My agent explained that this model is a bit special for Macs. It uses a format called NVFP4 that Ollama translates into Apple's native MLX framework. I’m no expert on the math behind it, but the result was immediate: because it talks more directly to the M4's GPU, the speed nearly doubled.
I went from watching the AI type to seeing the code almost "appear" on the screen. I did have to sacrifice the vision (multimodality) to get this speed, but again, that’s where the hybrid approach shines. For the 99% of my day spent writing code, the speed of the NVFP4 model is much more valuable. When I need an AI to "see" a diagram or coordinate a massive architectural review, I fall back to my cloud APIs.
The Result
My setup now feels perfectly dialed in. By pushing back on the "safe" suggestions and doing the research with my AI assistant, I found a way to use the newest models without melting my machine.

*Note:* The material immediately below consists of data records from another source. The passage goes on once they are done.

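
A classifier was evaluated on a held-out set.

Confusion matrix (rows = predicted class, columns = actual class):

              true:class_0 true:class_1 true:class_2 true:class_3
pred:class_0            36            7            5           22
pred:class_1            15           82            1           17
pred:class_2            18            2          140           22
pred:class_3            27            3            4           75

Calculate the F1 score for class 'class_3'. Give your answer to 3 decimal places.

Take TP from the diagonal, FP from the rest of the 'class_3' prediction marginal, FN from the rest of the 'class_3' actual marginal.
F1 score = 2·TP/(2·TP+FP+FN).
class_3: TP=75, FP=27+3+4=34, FN=22+17+22=61 → 150/245 = 0.6122

0.612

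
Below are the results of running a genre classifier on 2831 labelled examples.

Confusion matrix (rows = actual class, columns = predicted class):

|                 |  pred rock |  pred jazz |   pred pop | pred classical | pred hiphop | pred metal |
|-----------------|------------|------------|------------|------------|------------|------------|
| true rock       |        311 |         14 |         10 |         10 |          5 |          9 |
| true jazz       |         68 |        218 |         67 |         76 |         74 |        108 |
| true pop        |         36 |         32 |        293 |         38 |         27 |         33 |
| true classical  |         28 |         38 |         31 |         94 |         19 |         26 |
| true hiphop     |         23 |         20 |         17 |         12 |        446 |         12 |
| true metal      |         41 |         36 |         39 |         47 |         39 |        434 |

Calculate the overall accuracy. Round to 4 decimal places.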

- Brain: Qwen 3.6 27B NVFP4 (Local & Fast)
- Autocomplete: Qwen 2.5 Coder 7B (Local & Precise)
- Tools: Continue for the small stuff, Cline for the big agentic tasks.
It was a journey of learning that speed is often just as important as intelligence when you are trying to stay in the "flow state" of coding.
References & Resources
- Ollama: The engine running my local models.
- Qwen 3.6 Models: The latest flagship series from Alibaba Cloud.
- Cline (formerly Claude Dev): The autonomous agent extension for VS Code.
- Continue: The IDE extension for FIM autocomplete and chat.
- MLX Framework: Apple’s framework for high-performance machine learning on Silicon.
- Gemini CLI: My cloud-based orchestration agent that helped me research this setup.